Mangroves cover an area around 600,000 hectares in Sindh, of which 280,470 hectares are owned by the provincial forest department. These forests consist of four mangrove species which include Avicennia marina, Rhizopora mucronata, Ceriops tagal and Aegiceras corniculatum. The most abundant species is Avicennia marina which constitutes up to 90% of the total mangrove population in the province.
In recent years, mangroves have been adversely affected due to sea intrusion, as supply of fresh water to the delta of the Indus River has been decreasing. The area around the delta has become saline and mangroves, which need some freshwater supply, are not prospering due to this.
The decrease in mangroves has also resulted in a decrease in marine life near the delta. Resultantly, fishermen have started migrating from these areas due to lack of resources in the water.
Mangrove forests are also present in some coastal areas of Karachi.
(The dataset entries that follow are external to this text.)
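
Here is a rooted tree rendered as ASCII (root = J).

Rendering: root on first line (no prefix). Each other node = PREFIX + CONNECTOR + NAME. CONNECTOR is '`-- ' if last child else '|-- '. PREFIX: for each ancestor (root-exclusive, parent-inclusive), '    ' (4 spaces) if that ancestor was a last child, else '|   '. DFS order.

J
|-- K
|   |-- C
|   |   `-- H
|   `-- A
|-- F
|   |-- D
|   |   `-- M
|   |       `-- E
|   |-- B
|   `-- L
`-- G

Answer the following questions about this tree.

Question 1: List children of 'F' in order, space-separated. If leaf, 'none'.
Node F's children (from adjacency): D, B, L

Answer: D B L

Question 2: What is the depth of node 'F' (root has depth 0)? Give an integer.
Answer: 1

Derivation:
Path from root to F: J -> F
Depth = number of edges = 1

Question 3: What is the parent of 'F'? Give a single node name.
Answer: J

Derivation:
Scan adjacency: F appears as child of J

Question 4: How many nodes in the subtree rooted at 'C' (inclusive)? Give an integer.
Answer: 2

Derivation:
Subtree rooted at C contains: C, H
Count = 2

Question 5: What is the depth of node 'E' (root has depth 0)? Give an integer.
Answer: 4

Derivation:
Path from root to E: J -> F -> D -> M -> E
Depth = number of edges = 4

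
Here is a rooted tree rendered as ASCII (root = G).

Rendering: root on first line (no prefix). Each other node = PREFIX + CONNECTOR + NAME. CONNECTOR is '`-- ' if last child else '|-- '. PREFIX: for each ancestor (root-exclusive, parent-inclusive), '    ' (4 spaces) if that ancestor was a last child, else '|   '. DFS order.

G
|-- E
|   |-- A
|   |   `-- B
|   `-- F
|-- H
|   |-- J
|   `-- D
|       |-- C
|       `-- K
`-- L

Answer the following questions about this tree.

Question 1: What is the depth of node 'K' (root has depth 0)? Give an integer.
Answer: 3

Derivation:
Path from root to K: G -> H -> D -> K
Depth = number of edges = 3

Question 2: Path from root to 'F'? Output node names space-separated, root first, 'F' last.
Walk down from root: G -> E -> F

Answer: G E F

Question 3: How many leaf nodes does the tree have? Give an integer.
Answer: 6

Derivation:
Leaves (nodes with no children): B, C, F, J, K, L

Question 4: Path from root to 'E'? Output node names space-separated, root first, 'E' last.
Walk down from root: G -> E

Answer: G E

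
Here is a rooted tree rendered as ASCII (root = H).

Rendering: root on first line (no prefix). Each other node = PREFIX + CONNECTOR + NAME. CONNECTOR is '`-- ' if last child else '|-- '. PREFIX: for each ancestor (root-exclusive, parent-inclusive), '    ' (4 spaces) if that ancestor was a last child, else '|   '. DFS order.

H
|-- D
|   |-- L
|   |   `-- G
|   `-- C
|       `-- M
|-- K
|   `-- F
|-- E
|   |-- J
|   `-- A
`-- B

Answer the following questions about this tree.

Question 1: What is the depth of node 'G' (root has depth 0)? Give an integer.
Answer: 3

Derivation:
Path from root to G: H -> D -> L -> G
Depth = number of edges = 3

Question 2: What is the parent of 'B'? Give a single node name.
Answer: H

Derivation:
Scan adjacency: B appears as child of H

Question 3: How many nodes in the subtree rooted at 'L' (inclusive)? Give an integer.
Answer: 2

Derivation:
Subtree rooted at L contains: G, L
Count = 2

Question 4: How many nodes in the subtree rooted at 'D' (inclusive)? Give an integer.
Answer: 5

Derivation:
Subtree rooted at D contains: C, D, G, L, M
Count = 5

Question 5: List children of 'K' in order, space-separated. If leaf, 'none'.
Answer: F

Derivation:
Node K's children (from adjacency): F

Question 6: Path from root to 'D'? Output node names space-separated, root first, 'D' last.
Answer: H D

Derivation:
Walk down from root: H -> D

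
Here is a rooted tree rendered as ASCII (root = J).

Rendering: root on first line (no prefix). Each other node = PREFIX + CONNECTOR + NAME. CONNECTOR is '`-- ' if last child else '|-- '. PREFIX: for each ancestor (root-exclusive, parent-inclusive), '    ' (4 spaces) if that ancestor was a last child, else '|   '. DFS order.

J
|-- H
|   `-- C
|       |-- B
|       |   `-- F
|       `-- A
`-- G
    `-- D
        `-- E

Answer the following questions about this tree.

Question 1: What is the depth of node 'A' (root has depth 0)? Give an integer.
Path from root to A: J -> H -> C -> A
Depth = number of edges = 3

Answer: 3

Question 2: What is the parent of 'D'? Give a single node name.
Answer: G

Derivation:
Scan adjacency: D appears as child of G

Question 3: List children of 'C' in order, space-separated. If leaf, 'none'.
Answer: B A

Derivation:
Node C's children (from adjacency): B, A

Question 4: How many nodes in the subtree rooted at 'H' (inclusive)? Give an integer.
Answer: 5

Derivation:
Subtree rooted at H contains: A, B, C, F, H
Count = 5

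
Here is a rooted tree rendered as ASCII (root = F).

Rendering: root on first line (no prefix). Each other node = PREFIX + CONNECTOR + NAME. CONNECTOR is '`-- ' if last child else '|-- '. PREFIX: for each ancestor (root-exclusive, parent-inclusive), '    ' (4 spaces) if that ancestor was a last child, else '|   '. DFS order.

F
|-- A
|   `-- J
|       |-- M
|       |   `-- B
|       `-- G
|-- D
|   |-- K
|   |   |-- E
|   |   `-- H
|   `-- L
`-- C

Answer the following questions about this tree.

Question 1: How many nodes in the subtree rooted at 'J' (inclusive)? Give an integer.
Answer: 4

Derivation:
Subtree rooted at J contains: B, G, J, M
Count = 4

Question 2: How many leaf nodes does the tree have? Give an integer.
Leaves (nodes with no children): B, C, E, G, H, L

Answer: 6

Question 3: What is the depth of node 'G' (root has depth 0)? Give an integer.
Answer: 3

Derivation:
Path from root to G: F -> A -> J -> G
Depth = number of edges = 3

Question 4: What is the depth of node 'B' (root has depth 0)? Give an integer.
Path from root to B: F -> A -> J -> M -> B
Depth = number of edges = 4

Answer: 4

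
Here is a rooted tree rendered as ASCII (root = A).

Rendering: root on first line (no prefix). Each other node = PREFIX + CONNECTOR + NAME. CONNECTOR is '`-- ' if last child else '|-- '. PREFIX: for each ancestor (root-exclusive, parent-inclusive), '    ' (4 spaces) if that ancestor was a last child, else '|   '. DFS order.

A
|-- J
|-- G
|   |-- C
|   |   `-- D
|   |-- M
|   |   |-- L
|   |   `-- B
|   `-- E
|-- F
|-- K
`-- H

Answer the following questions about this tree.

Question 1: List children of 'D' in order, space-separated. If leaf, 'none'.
Node D's children (from adjacency): (leaf)

Answer: none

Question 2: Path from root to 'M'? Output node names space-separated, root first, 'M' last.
Walk down from root: A -> G -> M

Answer: A G M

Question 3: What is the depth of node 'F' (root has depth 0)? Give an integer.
Path from root to F: A -> F
Depth = number of edges = 1

Answer: 1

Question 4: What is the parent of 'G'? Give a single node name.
Scan adjacency: G appears as child of A

Answer: A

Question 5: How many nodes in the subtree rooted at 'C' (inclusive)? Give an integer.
Answer: 2

Derivation:
Subtree rooted at C contains: C, D
Count = 2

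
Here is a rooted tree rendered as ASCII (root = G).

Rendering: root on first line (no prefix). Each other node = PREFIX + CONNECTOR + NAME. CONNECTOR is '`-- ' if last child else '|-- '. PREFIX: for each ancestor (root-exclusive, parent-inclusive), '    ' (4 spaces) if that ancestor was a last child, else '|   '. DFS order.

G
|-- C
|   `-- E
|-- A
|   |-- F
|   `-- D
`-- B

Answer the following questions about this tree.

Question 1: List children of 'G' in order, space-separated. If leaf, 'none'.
Answer: C A B

Derivation:
Node G's children (from adjacency): C, A, B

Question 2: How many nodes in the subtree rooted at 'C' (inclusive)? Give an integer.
Subtree rooted at C contains: C, E
Count = 2

Answer: 2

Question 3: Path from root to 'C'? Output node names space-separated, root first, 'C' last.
Answer: G C

Derivation:
Walk down from root: G -> C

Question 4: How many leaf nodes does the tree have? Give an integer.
Answer: 4

Derivation:
Leaves (nodes with no children): B, D, E, F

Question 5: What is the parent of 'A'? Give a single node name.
Scan adjacency: A appears as child of G

Answer: G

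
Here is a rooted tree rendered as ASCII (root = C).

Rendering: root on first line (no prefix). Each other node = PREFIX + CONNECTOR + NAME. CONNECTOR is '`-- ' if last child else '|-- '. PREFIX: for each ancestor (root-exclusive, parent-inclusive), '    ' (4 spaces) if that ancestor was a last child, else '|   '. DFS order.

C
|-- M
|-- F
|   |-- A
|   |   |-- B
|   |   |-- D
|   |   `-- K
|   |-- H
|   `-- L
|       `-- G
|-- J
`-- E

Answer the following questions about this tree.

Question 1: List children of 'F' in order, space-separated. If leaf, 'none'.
Node F's children (from adjacency): A, H, L

Answer: A H L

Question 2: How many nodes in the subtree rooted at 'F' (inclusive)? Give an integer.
Subtree rooted at F contains: A, B, D, F, G, H, K, L
Count = 8

Answer: 8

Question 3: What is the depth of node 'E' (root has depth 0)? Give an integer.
Path from root to E: C -> E
Depth = number of edges = 1

Answer: 1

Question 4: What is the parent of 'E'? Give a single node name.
Answer: C

Derivation:
Scan adjacency: E appears as child of C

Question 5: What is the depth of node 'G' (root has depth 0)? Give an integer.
Path from root to G: C -> F -> L -> G
Depth = number of edges = 3

Answer: 3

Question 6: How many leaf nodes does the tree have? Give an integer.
Leaves (nodes with no children): B, D, E, G, H, J, K, M

Answer: 8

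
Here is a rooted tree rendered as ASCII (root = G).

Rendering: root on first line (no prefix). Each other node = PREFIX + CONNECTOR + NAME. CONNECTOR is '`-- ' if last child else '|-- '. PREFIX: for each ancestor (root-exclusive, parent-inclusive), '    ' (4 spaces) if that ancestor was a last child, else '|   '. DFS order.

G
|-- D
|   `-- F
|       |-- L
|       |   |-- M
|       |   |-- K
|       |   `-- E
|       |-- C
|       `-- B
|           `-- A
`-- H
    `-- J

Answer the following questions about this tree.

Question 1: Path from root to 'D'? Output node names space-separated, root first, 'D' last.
Walk down from root: G -> D

Answer: G D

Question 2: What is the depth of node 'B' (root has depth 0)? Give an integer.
Answer: 3

Derivation:
Path from root to B: G -> D -> F -> B
Depth = number of edges = 3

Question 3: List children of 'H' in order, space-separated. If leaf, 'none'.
Answer: J

Derivation:
Node H's children (from adjacency): J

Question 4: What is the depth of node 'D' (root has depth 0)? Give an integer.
Path from root to D: G -> D
Depth = number of edges = 1

Answer: 1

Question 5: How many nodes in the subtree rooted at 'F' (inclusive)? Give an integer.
Answer: 8

Derivation:
Subtree rooted at F contains: A, B, C, E, F, K, L, M
Count = 8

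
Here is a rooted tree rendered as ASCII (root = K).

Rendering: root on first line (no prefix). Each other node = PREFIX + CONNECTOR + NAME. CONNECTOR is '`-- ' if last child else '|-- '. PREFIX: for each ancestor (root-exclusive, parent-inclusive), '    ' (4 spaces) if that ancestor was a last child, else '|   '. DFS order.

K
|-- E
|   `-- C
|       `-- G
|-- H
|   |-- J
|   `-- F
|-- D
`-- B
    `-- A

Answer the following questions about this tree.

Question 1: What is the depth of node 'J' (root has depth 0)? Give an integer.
Path from root to J: K -> H -> J
Depth = number of edges = 2

Answer: 2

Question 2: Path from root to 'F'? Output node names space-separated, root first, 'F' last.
Answer: K H F

Derivation:
Walk down from root: K -> H -> F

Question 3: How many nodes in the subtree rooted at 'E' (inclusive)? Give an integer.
Answer: 3

Derivation:
Subtree rooted at E contains: C, E, G
Count = 3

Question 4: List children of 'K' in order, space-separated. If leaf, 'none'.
Node K's children (from adjacency): E, H, D, B

Answer: E H D B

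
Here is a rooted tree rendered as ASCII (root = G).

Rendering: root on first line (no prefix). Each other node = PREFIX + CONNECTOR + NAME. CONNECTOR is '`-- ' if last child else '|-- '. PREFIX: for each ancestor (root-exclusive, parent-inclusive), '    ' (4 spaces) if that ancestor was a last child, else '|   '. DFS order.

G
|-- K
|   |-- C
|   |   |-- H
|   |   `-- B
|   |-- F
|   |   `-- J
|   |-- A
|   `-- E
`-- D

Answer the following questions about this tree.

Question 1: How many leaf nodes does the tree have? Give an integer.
Leaves (nodes with no children): A, B, D, E, H, J

Answer: 6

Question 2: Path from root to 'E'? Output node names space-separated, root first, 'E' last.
Walk down from root: G -> K -> E

Answer: G K E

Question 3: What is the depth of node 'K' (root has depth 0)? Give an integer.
Answer: 1

Derivation:
Path from root to K: G -> K
Depth = number of edges = 1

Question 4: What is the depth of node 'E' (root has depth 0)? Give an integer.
Path from root to E: G -> K -> E
Depth = number of edges = 2

Answer: 2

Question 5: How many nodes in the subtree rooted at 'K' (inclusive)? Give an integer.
Answer: 8

Derivation:
Subtree rooted at K contains: A, B, C, E, F, H, J, K
Count = 8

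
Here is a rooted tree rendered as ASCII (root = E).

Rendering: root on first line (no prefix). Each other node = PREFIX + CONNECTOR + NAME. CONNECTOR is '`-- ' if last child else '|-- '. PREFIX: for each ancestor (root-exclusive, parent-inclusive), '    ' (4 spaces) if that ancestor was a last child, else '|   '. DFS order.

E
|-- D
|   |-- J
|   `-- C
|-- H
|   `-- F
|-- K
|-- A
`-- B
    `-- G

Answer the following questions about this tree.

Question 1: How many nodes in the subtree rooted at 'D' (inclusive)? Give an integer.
Subtree rooted at D contains: C, D, J
Count = 3

Answer: 3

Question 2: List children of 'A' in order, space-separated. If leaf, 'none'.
Answer: none

Derivation:
Node A's children (from adjacency): (leaf)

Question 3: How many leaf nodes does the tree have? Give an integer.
Leaves (nodes with no children): A, C, F, G, J, K

Answer: 6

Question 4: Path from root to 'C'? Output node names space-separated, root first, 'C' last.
Answer: E D C

Derivation:
Walk down from root: E -> D -> C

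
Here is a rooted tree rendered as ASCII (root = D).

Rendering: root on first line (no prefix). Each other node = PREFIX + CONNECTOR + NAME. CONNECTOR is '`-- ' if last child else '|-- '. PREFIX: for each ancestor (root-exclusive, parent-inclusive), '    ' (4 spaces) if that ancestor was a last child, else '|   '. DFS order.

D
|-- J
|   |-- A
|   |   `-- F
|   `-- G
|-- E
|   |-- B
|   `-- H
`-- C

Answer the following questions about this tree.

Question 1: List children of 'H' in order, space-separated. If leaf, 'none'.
Answer: none

Derivation:
Node H's children (from adjacency): (leaf)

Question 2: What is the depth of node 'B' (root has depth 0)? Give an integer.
Answer: 2

Derivation:
Path from root to B: D -> E -> B
Depth = number of edges = 2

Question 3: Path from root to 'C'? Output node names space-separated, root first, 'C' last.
Answer: D C

Derivation:
Walk down from root: D -> C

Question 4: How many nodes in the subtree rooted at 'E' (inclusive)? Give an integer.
Answer: 3

Derivation:
Subtree rooted at E contains: B, E, H
Count = 3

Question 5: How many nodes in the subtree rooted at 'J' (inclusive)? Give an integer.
Subtree rooted at J contains: A, F, G, J
Count = 4

Answer: 4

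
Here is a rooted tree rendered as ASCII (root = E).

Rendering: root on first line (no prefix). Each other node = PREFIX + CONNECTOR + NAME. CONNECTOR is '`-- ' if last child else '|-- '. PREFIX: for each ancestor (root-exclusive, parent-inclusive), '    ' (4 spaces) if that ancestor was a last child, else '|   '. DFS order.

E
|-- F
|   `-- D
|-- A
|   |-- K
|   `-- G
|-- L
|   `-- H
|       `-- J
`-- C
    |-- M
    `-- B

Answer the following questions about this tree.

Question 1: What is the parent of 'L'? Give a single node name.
Answer: E

Derivation:
Scan adjacency: L appears as child of E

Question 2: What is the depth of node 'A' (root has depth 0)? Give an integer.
Path from root to A: E -> A
Depth = number of edges = 1

Answer: 1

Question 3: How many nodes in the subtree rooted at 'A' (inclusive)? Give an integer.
Subtree rooted at A contains: A, G, K
Count = 3

Answer: 3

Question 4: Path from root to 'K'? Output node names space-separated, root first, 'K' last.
Answer: E A K

Derivation:
Walk down from root: E -> A -> K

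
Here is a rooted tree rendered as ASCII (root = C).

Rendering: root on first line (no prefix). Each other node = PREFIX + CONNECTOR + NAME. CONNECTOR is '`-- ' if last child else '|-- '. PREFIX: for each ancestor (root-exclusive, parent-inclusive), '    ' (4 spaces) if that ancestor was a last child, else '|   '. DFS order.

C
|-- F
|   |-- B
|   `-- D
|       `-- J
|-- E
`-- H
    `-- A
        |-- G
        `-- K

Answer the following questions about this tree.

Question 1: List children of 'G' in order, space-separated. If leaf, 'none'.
Answer: none

Derivation:
Node G's children (from adjacency): (leaf)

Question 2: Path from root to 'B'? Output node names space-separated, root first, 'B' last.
Answer: C F B

Derivation:
Walk down from root: C -> F -> B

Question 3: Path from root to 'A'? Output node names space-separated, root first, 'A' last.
Walk down from root: C -> H -> A

Answer: C H A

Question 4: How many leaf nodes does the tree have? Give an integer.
Answer: 5

Derivation:
Leaves (nodes with no children): B, E, G, J, K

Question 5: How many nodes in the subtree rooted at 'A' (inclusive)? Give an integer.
Subtree rooted at A contains: A, G, K
Count = 3

Answer: 3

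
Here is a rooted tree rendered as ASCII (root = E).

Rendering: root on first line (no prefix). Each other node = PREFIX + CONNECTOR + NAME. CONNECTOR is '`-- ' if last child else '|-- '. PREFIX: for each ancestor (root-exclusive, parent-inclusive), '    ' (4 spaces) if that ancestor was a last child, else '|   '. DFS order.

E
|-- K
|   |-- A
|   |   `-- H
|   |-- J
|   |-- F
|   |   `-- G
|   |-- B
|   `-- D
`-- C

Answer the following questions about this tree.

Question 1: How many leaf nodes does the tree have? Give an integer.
Leaves (nodes with no children): B, C, D, G, H, J

Answer: 6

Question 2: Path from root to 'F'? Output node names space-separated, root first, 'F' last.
Walk down from root: E -> K -> F

Answer: E K F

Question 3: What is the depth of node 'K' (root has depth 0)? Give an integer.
Answer: 1

Derivation:
Path from root to K: E -> K
Depth = number of edges = 1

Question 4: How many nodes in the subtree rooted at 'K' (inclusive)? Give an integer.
Answer: 8

Derivation:
Subtree rooted at K contains: A, B, D, F, G, H, J, K
Count = 8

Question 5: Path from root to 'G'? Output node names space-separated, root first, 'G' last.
Answer: E K F G

Derivation:
Walk down from root: E -> K -> F -> G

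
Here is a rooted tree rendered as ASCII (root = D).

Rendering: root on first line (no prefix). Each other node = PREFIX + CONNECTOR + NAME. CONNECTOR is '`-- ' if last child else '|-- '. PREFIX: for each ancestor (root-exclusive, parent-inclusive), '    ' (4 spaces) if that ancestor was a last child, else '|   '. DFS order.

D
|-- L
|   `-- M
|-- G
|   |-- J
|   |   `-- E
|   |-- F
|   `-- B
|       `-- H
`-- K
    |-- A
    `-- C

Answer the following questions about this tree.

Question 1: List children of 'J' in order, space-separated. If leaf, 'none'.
Answer: E

Derivation:
Node J's children (from adjacency): E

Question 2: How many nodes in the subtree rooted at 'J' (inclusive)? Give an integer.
Subtree rooted at J contains: E, J
Count = 2

Answer: 2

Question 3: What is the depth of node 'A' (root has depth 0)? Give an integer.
Path from root to A: D -> K -> A
Depth = number of edges = 2

Answer: 2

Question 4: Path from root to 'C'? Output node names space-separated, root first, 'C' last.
Walk down from root: D -> K -> C

Answer: D K C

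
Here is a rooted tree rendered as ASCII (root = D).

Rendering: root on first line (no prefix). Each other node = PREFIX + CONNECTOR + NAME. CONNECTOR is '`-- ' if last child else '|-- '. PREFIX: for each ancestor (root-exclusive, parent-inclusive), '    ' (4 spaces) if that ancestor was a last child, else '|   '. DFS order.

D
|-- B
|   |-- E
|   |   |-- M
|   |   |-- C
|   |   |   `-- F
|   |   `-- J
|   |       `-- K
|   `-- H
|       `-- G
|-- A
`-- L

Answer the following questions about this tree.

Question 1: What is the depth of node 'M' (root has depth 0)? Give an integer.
Answer: 3

Derivation:
Path from root to M: D -> B -> E -> M
Depth = number of edges = 3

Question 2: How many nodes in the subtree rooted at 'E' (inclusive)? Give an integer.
Subtree rooted at E contains: C, E, F, J, K, M
Count = 6

Answer: 6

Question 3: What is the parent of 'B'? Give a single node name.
Scan adjacency: B appears as child of D

Answer: D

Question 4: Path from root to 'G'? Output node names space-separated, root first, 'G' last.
Answer: D B H G

Derivation:
Walk down from root: D -> B -> H -> G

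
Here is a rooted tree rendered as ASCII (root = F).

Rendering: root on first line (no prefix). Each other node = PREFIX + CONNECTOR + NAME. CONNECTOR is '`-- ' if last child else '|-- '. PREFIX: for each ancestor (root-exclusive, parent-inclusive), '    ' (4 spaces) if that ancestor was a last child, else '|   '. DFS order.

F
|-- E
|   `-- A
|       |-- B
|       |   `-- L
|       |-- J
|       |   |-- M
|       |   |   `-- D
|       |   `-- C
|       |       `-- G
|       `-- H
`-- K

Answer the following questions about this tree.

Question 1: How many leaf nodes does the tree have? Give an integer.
Answer: 5

Derivation:
Leaves (nodes with no children): D, G, H, K, L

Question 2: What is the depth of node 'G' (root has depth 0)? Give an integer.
Path from root to G: F -> E -> A -> J -> C -> G
Depth = number of edges = 5

Answer: 5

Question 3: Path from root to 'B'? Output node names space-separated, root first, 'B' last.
Walk down from root: F -> E -> A -> B

Answer: F E A B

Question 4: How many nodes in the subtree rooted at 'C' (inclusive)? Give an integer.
Subtree rooted at C contains: C, G
Count = 2

Answer: 2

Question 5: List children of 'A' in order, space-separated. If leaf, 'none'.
Answer: B J H

Derivation:
Node A's children (from adjacency): B, J, H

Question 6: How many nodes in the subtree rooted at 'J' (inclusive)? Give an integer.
Subtree rooted at J contains: C, D, G, J, M
Count = 5

Answer: 5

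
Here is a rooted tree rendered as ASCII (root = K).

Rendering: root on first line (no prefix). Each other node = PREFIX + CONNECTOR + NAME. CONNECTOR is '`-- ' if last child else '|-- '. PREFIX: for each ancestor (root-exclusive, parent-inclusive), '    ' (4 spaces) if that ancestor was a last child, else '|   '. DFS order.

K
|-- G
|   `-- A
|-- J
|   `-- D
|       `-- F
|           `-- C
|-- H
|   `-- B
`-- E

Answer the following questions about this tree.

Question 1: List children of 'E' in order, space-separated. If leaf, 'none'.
Node E's children (from adjacency): (leaf)

Answer: none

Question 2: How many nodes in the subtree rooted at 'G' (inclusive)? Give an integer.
Subtree rooted at G contains: A, G
Count = 2

Answer: 2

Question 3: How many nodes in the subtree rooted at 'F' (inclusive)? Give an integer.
Answer: 2

Derivation:
Subtree rooted at F contains: C, F
Count = 2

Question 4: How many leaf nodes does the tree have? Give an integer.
Leaves (nodes with no children): A, B, C, E

Answer: 4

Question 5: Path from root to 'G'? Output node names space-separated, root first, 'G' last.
Answer: K G

Derivation:
Walk down from root: K -> G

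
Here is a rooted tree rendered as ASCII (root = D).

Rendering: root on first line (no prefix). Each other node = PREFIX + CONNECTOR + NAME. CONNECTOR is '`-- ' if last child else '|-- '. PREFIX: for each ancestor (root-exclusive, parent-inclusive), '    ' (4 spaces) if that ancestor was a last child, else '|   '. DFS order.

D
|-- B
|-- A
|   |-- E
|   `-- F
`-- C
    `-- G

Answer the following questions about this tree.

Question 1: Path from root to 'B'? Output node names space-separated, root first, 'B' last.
Walk down from root: D -> B

Answer: D B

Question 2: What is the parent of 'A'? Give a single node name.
Scan adjacency: A appears as child of D

Answer: D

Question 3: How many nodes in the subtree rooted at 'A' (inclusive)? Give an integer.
Subtree rooted at A contains: A, E, F
Count = 3

Answer: 3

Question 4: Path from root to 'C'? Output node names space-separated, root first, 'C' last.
Answer: D C

Derivation:
Walk down from root: D -> C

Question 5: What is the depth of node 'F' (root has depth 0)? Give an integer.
Path from root to F: D -> A -> F
Depth = number of edges = 2

Answer: 2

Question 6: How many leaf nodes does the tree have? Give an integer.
Leaves (nodes with no children): B, E, F, G

Answer: 4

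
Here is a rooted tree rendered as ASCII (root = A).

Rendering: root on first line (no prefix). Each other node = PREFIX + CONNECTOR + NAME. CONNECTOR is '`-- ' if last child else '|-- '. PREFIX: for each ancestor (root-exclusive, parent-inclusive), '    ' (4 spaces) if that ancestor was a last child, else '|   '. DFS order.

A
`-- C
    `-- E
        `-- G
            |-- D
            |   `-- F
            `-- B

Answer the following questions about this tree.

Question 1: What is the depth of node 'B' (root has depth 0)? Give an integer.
Answer: 4

Derivation:
Path from root to B: A -> C -> E -> G -> B
Depth = number of edges = 4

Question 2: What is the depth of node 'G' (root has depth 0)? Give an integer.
Answer: 3

Derivation:
Path from root to G: A -> C -> E -> G
Depth = number of edges = 3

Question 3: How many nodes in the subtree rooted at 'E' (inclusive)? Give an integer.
Answer: 5

Derivation:
Subtree rooted at E contains: B, D, E, F, G
Count = 5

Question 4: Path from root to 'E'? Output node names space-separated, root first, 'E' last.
Walk down from root: A -> C -> E

Answer: A C E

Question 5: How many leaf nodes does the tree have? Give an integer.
Leaves (nodes with no children): B, F

Answer: 2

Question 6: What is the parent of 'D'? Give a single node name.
Scan adjacency: D appears as child of G

Answer: G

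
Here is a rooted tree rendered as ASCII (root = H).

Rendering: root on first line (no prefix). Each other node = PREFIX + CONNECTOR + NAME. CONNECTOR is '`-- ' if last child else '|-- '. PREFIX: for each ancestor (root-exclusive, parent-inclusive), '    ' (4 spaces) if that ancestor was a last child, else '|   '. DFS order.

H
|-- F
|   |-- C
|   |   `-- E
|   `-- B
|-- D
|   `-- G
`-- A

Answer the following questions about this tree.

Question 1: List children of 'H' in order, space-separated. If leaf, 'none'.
Answer: F D A

Derivation:
Node H's children (from adjacency): F, D, A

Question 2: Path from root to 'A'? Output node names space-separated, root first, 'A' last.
Answer: H A

Derivation:
Walk down from root: H -> A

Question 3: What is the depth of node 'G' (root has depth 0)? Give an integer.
Answer: 2

Derivation:
Path from root to G: H -> D -> G
Depth = number of edges = 2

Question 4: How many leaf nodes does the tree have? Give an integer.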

However, they are gradually decreasing due to water pollution and deforestation for the construction of buildings near the coast.
Commenting on the issue, Forest Department Mangroves Conservator Agha Tahir Hussain said the department has been working for the conservation of mangroves, adding that currently the department is also engaging people living along the coast for the purpose. Fifty households are being paid for the conservation of mangroves, the officer said.
Hussain said that an endowment fund for the conservation of mangroves will soon be set up. The government is also trying to sign global treaties in this regard, he added.